Marramgrass

Anti-community.

On holiday last week we spent some time with friends whose church has been talking around the idea of a possible future church plant in Glasgow Harbour, a newish development by the Clyde.

As we talked, and as we had a look around by the new blocks of flats, I noticed the similarity in intent between Glasgow Harbour and the much talked-about Titanic Quarter development in Belfast.

Both are marked by a very upwardly-mobile, idealised dream of stylish waterfront living, and both question any ideals we might have about what it means to live in community with others: next door, locally, and across the city.

If you want to talk at length about the potential impact Titanic Quarter will have on the wider area around East Belfast, crookedshore is your man, but as I talked with our friend last week I got a little disturbed by the way TQ’s cousin at Glasgow Harbour is shaping up.

The development is sold as a heavily media-inspired lifestyle. The financial cost alone is worth questioning, but as we talked and teased and picked at questions about the place of church in such an environment — even more essentially, what church could possibly look like in that environment — we wondered at how everything about the place seems designed to minimize personal contact.

If you have the money you can have your own designated underground space in which to park your sports car; from there you’ll get into the keypad-protected elevator that takes you to within yards of the door of your self-contained apartment. Access to the buildings is on the waterfront, shielded from the city behind by the rest of the development and by the Clydeside Expressway. You’re obviously intended to arrive and leave by car — public transport’s only half a mile away, but look at all that prestige parking space. It will be interesting to see how the public green space around about is developed and used; you could call me skeptical.

In an environment like this, which seems to make any form of local community difficult, what for church?

If church sits somewhere between expressing existing community and inspiring and coalescing something new and greater, how can this be fulfilled in Glasgow Harbour?

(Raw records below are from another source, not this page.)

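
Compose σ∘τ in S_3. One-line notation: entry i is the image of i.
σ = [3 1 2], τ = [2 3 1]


σ∘τ: apply τ first, then σ
1 →τ 2 →σ 1
2 →τ 3 →σ 2
3 →τ 1 →σ 3

σ∘τ = [1 2 3]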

Surely such a disconnected and closeted lifestyle will be damaging for those who choose to live there; it’s already too easy to draw away behind doors, screens and keyboards…

It is clear, and here again we touch on our conversations of last week, that it will require some creative thinking about what church might look like, but also perhaps a recapturing of the very basic notion of a group people choosing to be together, sharing what they have in common and what they don’t, without too many of the religious extras by which we’ve become distracted.

When we drove around Glasgow Harbour last Thursday evening, it felt half-finished: hoardings still surround building sites, scaffolding still waits, a significant number of windows are still dark. It felt bleak, like something out of near-future dystopian fiction, but hopeful — wanting to be bright and joyful. The only way to satisfy that hope will be a stirring to communal living which challenges much of the philosophy behind the place, a call to something more real, more immediate than the smiling models and stock photography of slick marketing.

How do you market that? More, how do you make it happen?